Since we’ve written about the case extensively here, Steve asked for my views about the impact of the case and recent matters I’ve handled with Ibanez title defects:
Framingham real estate attorney Richard Vetstein recently represented a family who had bought a house out of foreclosure about a year ago, then invested in excess of $100,000 in improvements to the property with the intention of selling it to their daughter. But before they could complete the sale, a title issue came up and put the transaction on hold.
In Vetstein’s client’s case, when the original owner was foreclosed upon, the mortgage company did not have a properly recorded assignment. To clear the title, Vetstein had to track down the original owner in Alabama, and persuade him to sign over the deed to the property.
“They can close now that the title issue is solved, but in a lot of cases that [is] not going to be able to be solved,” said Vetstein. “We were lucky, that’s what it came down to.”

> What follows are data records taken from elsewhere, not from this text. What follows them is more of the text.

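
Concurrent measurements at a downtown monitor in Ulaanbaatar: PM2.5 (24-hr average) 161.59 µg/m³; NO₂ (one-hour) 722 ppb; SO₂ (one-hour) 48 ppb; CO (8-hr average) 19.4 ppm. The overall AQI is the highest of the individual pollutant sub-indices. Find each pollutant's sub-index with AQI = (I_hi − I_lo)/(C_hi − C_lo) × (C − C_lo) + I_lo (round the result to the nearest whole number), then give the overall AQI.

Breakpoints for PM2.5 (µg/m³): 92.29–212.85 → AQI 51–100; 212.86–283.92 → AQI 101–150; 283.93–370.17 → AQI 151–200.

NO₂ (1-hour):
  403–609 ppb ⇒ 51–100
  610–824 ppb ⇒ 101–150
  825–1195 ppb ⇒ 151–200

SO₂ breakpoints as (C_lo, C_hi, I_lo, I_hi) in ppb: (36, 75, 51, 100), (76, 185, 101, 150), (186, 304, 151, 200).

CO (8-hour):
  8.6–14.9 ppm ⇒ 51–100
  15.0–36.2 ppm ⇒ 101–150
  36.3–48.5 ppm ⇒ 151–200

PM2.5: row 92.29–212.85 (AQI 51–100). (100−51)·(161.59−92.29)/(212.85−92.29) + 51 = 49·69.30/120.56 + 51 ≈ 79.17 → 79.
NO₂: 722 lies in 610–824, so I_lo=101, I_hi=150, C_lo=610, C_hi=824.
(150−101)/(824−610) × (722−610) + 101 = 49/214 × 112 + 101 ≈ 126.64 → 127.
SO₂: 48 lies in 36–75, so I_lo=51, I_hi=100, C_lo=36, C_hi=75.
(100−51)/(75−36) × (48−36) + 51 = 49/39 × 12 + 51 ≈ 66.08 → 66.
CO: 19.4 ∈ [15.0, 36.2] ↔ index [101, 150].
101 + (19.4−15.0)·(150−101)/(36.2−15.0) = 101 + 4.4·49/21.2 ≈ 111.17, so AQI = 111.
Sub-indices: PM2.5→79, NO₂→127, SO₂→66, CO→111. Overall AQI = max = 127; dominant pollutant is NO₂.

127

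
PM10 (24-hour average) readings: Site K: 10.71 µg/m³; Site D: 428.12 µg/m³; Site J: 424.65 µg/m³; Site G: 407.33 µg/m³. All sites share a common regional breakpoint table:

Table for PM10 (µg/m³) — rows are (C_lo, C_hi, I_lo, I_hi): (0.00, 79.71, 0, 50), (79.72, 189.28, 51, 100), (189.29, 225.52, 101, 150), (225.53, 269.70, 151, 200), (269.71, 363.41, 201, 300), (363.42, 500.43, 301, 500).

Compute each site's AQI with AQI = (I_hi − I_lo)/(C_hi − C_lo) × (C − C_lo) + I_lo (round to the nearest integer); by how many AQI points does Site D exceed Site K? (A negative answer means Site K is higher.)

Site K: 10.71 lies in 0.00–79.71, so I_lo=0, I_hi=50, C_lo=0.00, C_hi=79.71.
(50−0)/(79.71−0.00) × (10.71−0.00) + 0 = 50/79.71 × 10.71 + 0 ≈ 6.72 → 7.
Site D: 428.12 lies in 363.42–500.43, so I_lo=301, I_hi=500, C_lo=363.42, C_hi=500.43.
(500−301)/(500.43−363.42) × (428.12−363.42) + 301 = 199/137.01 × 64.70 + 301 ≈ 394.97 → 395.
Site J: 424.65 ∈ [363.42, 500.43] ↔ index [301, 500].
301 + (424.65−363.42)·(500−301)/(500.43−363.42) = 301 + 61.23·199/137.01 ≈ 389.93, so AQI = 390.
Site G: 407.33 ∈ [363.42, 500.43] ↔ index [301, 500].
301 + (407.33−363.42)·(500−301)/(500.43−363.42) = 301 + 43.91·199/137.01 ≈ 364.78, so AQI = 365.
AQIs: Site K=7, Site D=395, Site J=390, Site G=365. Site D (395) − Site K (7) = 388.

388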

Steve asked me how I would handicap the appeal of the case:
Vetstein, who has blogged on the Ibanez case at length, thinks the court might uphold the Ibanez decision.
“Given the current constitution of the court and their tendencies of recent years to be kind of moving towards some pro-consumer decisions, I wouldn’t be surprised if they upheld the land court probably by a slim margin,” Vetstein said. “And so for people who are stuck with an Ibanez issue, that is in essence the worst-case scenario.”
Indeed, it’s unlikely that a “pro-consumer” verdict upholding the Ibanez decision would actually help consumers on the whole. Home buyers or investors who thought they had gotten a good deal and a clean title on a foreclosed property will instead be saddled with hefty legal bills and an inability to sell their property.
Lastly, Steve asked if the Ibanez ruling has created an business development opportunties for real estate attorneys:
“I don’t know of any real estate attorney using Ibanez as a business development opportunity, mainly because solving these title defects, if at all, is incredibly difficult and in some cases impossible,” Vetstein said. “It’s a ‘lose-lose’ in many situations.”
One aspect of the case could potentially provide plenty of work for attorneys. Should the SJC uphold the Ibanez decision, Vetstein reasons that there will be many claims against the foreclosing lenders and the foreclosure attorney, for failing to convey good title.
“There will also be claims for rescission of these transactions,” he added. “There is a class action against lenders and foreclosing attorneys which could encompass many millions in potential damages.”